Avant d’être en compétition, les partis sont d’abord, tous, sans aucune exception, au service de la Tunisie et des citoyens. Avant de compter les places victorieuses, ils doivent travailler pour souder un peuple qui n’a pas encore fêté la victoire sur la tyrannie. Avant de se lancer dans les calculs politiciens, ils feraient mieux de donner le goût de l’engagement à un peuple qui a déserté les responsabilités citoyennes et les arcanes du pouvoir depuis belle lurette.
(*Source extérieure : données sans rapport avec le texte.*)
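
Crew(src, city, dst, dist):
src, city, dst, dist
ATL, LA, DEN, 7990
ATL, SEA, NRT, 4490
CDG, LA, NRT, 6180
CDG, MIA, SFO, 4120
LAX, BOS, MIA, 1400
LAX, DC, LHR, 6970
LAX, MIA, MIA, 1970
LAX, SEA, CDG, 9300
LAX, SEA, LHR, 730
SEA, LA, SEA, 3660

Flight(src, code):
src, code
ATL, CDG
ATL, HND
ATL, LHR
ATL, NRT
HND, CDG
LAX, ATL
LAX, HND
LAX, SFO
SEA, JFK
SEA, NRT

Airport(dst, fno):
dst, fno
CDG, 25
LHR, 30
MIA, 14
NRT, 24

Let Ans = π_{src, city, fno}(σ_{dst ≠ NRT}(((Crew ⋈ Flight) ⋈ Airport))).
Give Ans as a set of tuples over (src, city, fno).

{(LAX, BOS, 14), (LAX, DC, 30), (LAX, MIA, 14), (LAX, SEA, 25), (LAX, SEA, 30)}

Joining Crew and Flight on src yields {(ATL, LA, DEN, 7990, CDG), (ATL, LA, DEN, 7990, HND), (ATL, LA, DEN, 7990, LHR), (ATL, LA, DEN, 7990, NRT), (ATL, SEA, NRT, 4490, CDG), (ATL, SEA, NRT, 4490, HND), (ATL, SEA, NRT, 4490, LHR), (ATL, SEA, NRT, 4490, NRT), (LAX, BOS, MIA, 1400, ATL), (LAX, BOS, MIA, 1400, HND), (LAX, BOS, MIA, 1400, SFO), (LAX, DC, LHR, 6970, ATL), (LAX, DC, LHR, 6970, HND), (LAX, DC, LHR, 6970, SFO), (LAX, MIA, MIA, 1970, ATL), (LAX, MIA, MIA, 1970, HND), (LAX, MIA, MIA, 1970, SFO), (LAX, SEA, CDG, 9300, ATL), (LAX, SEA, CDG, 9300, HND), (LAX, SEA, CDG, 9300, SFO), (LAX, SEA, LHR, 730, ATL), (LAX, SEA, LHR, 730, HND), (LAX, SEA, LHR, 730, SFO), (SEA, LA, SEA, 3660, JFK), (SEA, LA, SEA, 3660, NRT)}.
Joining (Crew ⋈ Flight) and Airport on dst yields {(ATL, SEA, NRT, 4490, CDG, 24), (ATL, SEA, NRT, 4490, HND, 24), (ATL, SEA, NRT, 4490, LHR, 24), (ATL, SEA, NRT, 4490, NRT, 24), (LAX, BOS, MIA, 1400, ATL, 14), (LAX, BOS, MIA, 1400, HND, 14), (LAX, BOS, MIA, 1400, SFO, 14), (LAX, DC, LHR, 6970, ATL, 30), (LAX, DC, LHR, 6970, HND, 30), (LAX, DC, LHR, 6970, SFO, 30), (LAX, MIA, MIA, 1970, ATL, 14), (LAX, MIA, MIA, 1970, HND, 14), (LAX, MIA, MIA, 1970, SFO, 14), (LAX, SEA, CDG, 9300, ATL, 25), (LAX, SEA, CDG, 9300, HND, 25), (LAX, SEA, CDG, 9300, SFO, 25), (LAX, SEA, LHR, 730, ATL, 30), (LAX, SEA, LHR, 730, HND, 30), (LAX, SEA, LHR, 730, SFO, 30)}.
Apply σ_{dst ≠ NRT}; surviving tuples: {(LAX, BOS, MIA, 1400, ATL, 14), (LAX, BOS, MIA, 1400, HND, 14), (LAX, BOS, MIA, 1400, SFO, 14), (LAX, DC, LHR, 6970, ATL, 30), (LAX, DC, LHR, 6970, HND, 30), (LAX, DC, LHR, 6970, SFO, 30), (LAX, MIA, MIA, 1970, ATL, 14), (LAX, MIA, MIA, 1970, HND, 14), (LAX, MIA, MIA, 1970, SFO, 14), (LAX, SEA, CDG, 9300, ATL, 25), (LAX, SEA, CDG, 9300, HND, 25), (LAX, SEA, CDG, 9300, SFO, 25), (LAX, SEA, LHR, 730, ATL, 30), (LAX, SEA, LHR, 730, HND, 30), (LAX, SEA, LHR, 730, SFO, 30)}
Keep only column(s) src, city, fno (10 duplicate(s) eliminated): {(LAX, BOS, 14), (LAX, DC, 30), (LAX, MIA, 14), (LAX, SEA, 25), (LAX, SEA, 30)}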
Avant d’imposer sa propre ligne directrice, ils doivent fédérer les énergies pour opérer des sauts conceptuels et mobiliser les citoyens autour d’un nouveau schéma mental capable de hisser la Tunisie vers les meilleures places.

La responsabilité historique des partis est engagée. Elle n’est pas uniquement une simple consignation d’une signature au bas d’un document, c’est avant tout des actes et des faits visibles par les citoyens. Dans la nouvelle Tunisie, personne ne gouvernera tout seul. Le nouveau système démocratique garantira l’alternance. Chacun goûtera le pouvoir et l’exercera pendant un laps de temps. Les tunisiens sauront ne pas mettre la totalité des pouvoirs entre les mains d’une seule personne. Cette perspective est une grande victoire pour ceux qui n’ont connu que 2 présidents au plus, avec les pouvoirs les plus étendus. Elle a le mérite aussi de dire aux tunisiens que les combats ne sont pas terminés, au contraire, de nouveaux vont être programmés avec de nouveaux enjeux législatifs et présidentiels. Les citoyens tunisiens sauront faire le tri à ce moment-là.

Aucun peuple ne supporte les divisions, même dans les démocraties avancées, les politiques savent trouver des consensus sur des sujets sensibles. Ils savent mettre la main dans la main lorsque l’intérêt général l’exige. Faisons confiance à nous-même. Faisons confiance à notre capacité à se mobiliser pour défendre la plus belle chose que le monde nous envie, notre « soft transition ».

Le dialogue est notre porte de sortie pour construire une Tunisie unie, prospère, moderne, tournée vers l’avant, fière de sa « tunisianité ».